HANOI (Reuters) - Two people in northern Vietnam have been infected with the H5N1 bird flu virus and health authorities are carrying out tests to see if 11 others who have come down with fever have been infected.
The two who tested positive - a 22-year-old man and a 27-month-old baby girl - as well as the 11 suspected cases are all residents in the same commune in Bac Kan province.
“All the patients have been isolated and tests were taken to verify the reason of their sickness,” said Deputy Director Luu Xuan Hoa of the Cho Moi Medical Center in Bac Kan province.
“She (the baby) is a neighbor of the first man who has tested positive for the H5N1 virus, while others live in the same hamlet,” he said.
Four people on the suspect list have been discharged.
Disease clusters are a special concern because it may mean the agent - in this case H5N1, which kills up to 60 percent of those it infects - is gaining the ability to jump from person to person.
Vietnamese media, however, reported that dead poultry had been seen in the village and that the patients had either eaten or come in contact with sick birds. This opens the possibility that the two patients may have been infected by the same source.
“We have no evidence to conclude that there is a human-to-human infection,” Hoa said.
Vietnam had two bird flu deaths earlier this year - a 38-year-old woman and a three-year-old girl.
The H5N1 virus has once been a disease confined largely to birds, only rarely infecting people.

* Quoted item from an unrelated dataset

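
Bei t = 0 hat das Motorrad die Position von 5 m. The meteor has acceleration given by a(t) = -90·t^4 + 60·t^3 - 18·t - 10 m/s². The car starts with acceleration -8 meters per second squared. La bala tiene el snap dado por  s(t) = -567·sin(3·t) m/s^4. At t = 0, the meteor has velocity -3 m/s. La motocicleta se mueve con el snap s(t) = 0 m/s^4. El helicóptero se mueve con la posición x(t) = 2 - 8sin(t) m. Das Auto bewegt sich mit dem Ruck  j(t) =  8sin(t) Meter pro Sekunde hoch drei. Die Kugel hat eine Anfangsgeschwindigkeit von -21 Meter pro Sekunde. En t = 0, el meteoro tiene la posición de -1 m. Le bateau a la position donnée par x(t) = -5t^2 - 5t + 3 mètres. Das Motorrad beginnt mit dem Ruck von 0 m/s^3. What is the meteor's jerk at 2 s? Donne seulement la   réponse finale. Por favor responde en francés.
La réponse est -2178.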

Since 2003, it has infected 493 people, killing 292, or nearly 60 percent, with Vietnam reporting 59 deaths. Almost all these infections were believed to have taken place directly from bird to human.
There have been two sizeable clusters - one in which eight family members died on the Indonesian island of Sumatra in 2006 and another in Turkey in which eight people were infected and four died.
In the Sumatra case, the virus went on for two generations and then stopped - a 37-year-old woman was believed to have infected her 10-year-old nephew, who went on to infect his father.
Another smaller probable case of human-to-human transmission occurred in Thailand in 2004, where a mother died after tending to her sick daughter for hours.